Model-Based Multi-Agent RL in Zero-Sum Markov Games with Near-Optimal Sample Complexity

Model-based reinforcement learning (RL), which finds an optimal policy using an empirical model, has long been recognized as one of the corner stones of RL. It is especially suitable for multi-agent RL (MARL), as it naturally decouples the learning and the planning phases, and avoids the non-stationarity problem when all agents are improving their policies simultaneously using samples. Though intuitive and widely-used, the sample complexity of model-based MARL algorithms has not been fully investigated. In this paper, our goal is to address the fundamental question about its sample complexity. We study arguably the most basic MARL setting: two-player discounted zero-sum Markov games, given only access to a generative model. We show that model-based MARL achieves a sample complexity of $\tilde O(|S||A||B|(1-\gamma)^{-3}\epsilon^{-2})$ for finding the Nash equilibrium (NE) value up to some $\epsilon$ error, and the $\epsilon$-NE policies with a smooth planning oracle, where $\gamma$ is the discount factor, and $S,A,B$ denote the state space, and the action spaces for the two agents. We further show that such a sample bound is minimax-optimal (up to logarithmic factors) if the algorithm is reward-agnostic, where the algorithm queries state transition samples without reward knowledge, by establishing a matching lower bound. This is in contrast to the usual reward-aware setting, with a $\tilde\Omega(|S|(|A|+|B|)(1-\gamma)^{-3}\epsilon^{-2})$ lower bound, where this model-based approach is near-optimal with only a gap on the $|A|,|B|$ dependence. Our results not only demonstrate the sample-efficiency of this basic model-based approach in MARL, but also elaborate on the fundamental tradeoff between its power (easily handling the more challenging reward-agnostic case) and limitation (less adaptive and suboptimal in $|A|,|B|$), particularly arises in the multi-agent context.

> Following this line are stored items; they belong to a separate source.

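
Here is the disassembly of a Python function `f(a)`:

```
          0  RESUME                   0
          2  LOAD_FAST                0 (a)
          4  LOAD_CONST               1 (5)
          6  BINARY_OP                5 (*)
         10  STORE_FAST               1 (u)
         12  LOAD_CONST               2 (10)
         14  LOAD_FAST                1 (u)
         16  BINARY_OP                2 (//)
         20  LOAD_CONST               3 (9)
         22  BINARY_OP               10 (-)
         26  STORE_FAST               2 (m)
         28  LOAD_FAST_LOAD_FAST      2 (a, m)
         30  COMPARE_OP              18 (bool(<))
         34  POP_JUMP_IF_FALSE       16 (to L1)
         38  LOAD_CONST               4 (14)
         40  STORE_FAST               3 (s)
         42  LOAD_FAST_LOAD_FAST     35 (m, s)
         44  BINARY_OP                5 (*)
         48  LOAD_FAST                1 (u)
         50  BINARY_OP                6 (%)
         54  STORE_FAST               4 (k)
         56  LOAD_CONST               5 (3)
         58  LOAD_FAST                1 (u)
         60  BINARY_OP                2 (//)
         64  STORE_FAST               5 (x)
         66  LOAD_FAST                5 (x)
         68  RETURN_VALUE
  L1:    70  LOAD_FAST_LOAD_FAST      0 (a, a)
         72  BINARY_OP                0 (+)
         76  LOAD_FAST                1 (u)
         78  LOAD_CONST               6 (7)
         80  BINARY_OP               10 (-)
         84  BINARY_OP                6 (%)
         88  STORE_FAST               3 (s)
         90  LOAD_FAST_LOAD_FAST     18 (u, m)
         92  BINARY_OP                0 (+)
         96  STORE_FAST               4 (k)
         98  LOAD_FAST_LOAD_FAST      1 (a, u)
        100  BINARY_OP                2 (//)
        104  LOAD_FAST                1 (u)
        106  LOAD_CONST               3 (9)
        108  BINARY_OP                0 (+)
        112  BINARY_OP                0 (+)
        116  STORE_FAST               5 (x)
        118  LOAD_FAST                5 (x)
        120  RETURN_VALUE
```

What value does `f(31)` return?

LOAD_FAST a → push 31. Stack: [31]
LOAD_CONST → push 5. Stack: [31, 5]
BINARY_OP * → 31 * 5 = 155. Stack: [155]
STORE_FAST u → u=155. Stack: []
LOAD_CONST → push 10. Stack: [10]
LOAD_FAST u → push 155. Stack: [10, 155]
BINARY_OP // → 10 // 155 = 0. Stack: [0]
LOAD_CONST → push 9. Stack: [0, 9]
BINARY_OP - → 0 - 9 = -9. Stack: [-9]
STORE_FAST m → m=-9. Stack: []
LOAD_FAST_LOAD_FAST a,m → push 31,-9. Stack: [31, -9]
COMPARE_OP bool(<) → 31 vs -9 = False. Stack: [False]
POP_JUMP_IF_FALSE → pop False; jump. Stack: []
LOAD_FAST_LOAD_FAST a,a → push 31,31. Stack: [31, 31]
BINARY_OP + → 31 + 31 = 62. Stack: [62]
LOAD_FAST u → push 155. Stack: [62, 155]
LOAD_CONST → push 7. Stack: [62, 155, 7]
BINARY_OP - → 155 - 7 = 148. Stack: [62, 148]
BINARY_OP % → 62 % 148 = 62. Stack: [62]
STORE_FAST s → s=62. Stack: []
LOAD_FAST_LOAD_FAST u,m → push 155,-9. Stack: [155, -9]
BINARY_OP + → 155 + -9 = 146. Stack: [146]
STORE_FAST k → k=146. Stack: []
LOAD_FAST_LOAD_FAST a,u → push 31,155. Stack: [31, 155]
BINARY_OP // → 31 // 155 = 0. Stack: [0]
LOAD_FAST u → push 155. Stack: [0, 155]
LOAD_CONST → push 9. Stack: [0, 155, 9]
BINARY_OP + → 155 + 9 = 164. Stack: [0, 164]
BINARY_OP + → 0 + 164 = 164. Stack: [164]
STORE_FAST x → x=164. Stack: []
LOAD_FAST x → push 164. Stack: [164]
RETURN_VALUE → return 164.

164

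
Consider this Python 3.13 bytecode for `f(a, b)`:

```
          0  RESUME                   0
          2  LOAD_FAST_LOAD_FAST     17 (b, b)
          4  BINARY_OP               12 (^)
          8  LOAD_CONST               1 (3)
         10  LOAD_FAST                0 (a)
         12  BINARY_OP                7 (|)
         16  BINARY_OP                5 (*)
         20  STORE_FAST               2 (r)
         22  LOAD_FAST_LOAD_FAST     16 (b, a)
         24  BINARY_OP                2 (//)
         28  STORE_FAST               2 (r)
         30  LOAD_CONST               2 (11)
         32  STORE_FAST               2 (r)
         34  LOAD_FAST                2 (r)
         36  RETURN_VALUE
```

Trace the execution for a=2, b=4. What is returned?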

翻译：基于模型的强化学习通过利用经验模型寻找最优策略，长期被视为强化学习的基石之一。该方法尤其适用于多智能体强化学习，因其自然地将学习与规划阶段解耦，并避免了所有智能体同时利用样本改进策略时出现的非平稳性问题。尽管该算法直观且应用广泛，但基于模型的多智能体强化学习算法的样本复杂度尚未得到充分研究。本文旨在解决其样本复杂度的基本问题。我们研究了最基础的多智能体强化学习设定：在仅能访问生成模型的情况下，求解双人折扣零和马尔可夫博弈。研究表明，基于模型的多智能体强化学习在寻找纳什均衡值（误差不超过$\epsilon$）时，样本复杂度为$\tilde O(|S||A||B|(1-\gamma)^{-3}\epsilon^{-2})$，通过平滑规划预言机可得到$\epsilon$-纳什均衡策略，其中$\gamma$为折扣因子，$S,A,B$分别表示状态空间及两个智能体的动作空间。我们进一步证明：若算法为奖励无关型（即在不了解奖励信息的情况下查询状态转移样本），通过建立匹配的下界，该样本界在极小极大意义下（忽略对数因子）达到最优。这与常规奖励感知设定形成对比——后者下界为$\tilde\Omega(|S|(|A|+|B|)(1-\gamma)^{-3}\epsilon^{-2})$，此时该基于模型的方法仅在$|A|,|B|$依赖关系上存在间隙，仍具有近最优性能。我们的结果不仅揭示了多智能体强化学习中这一基础模型驱动方法的样本效率，更阐明了其在多智能体情境下特有的能力（轻松处理更具挑战性的奖励无关场景）与局限性（适应性较弱且在$|A|,|B|$项上非最优）之间的根本权衡。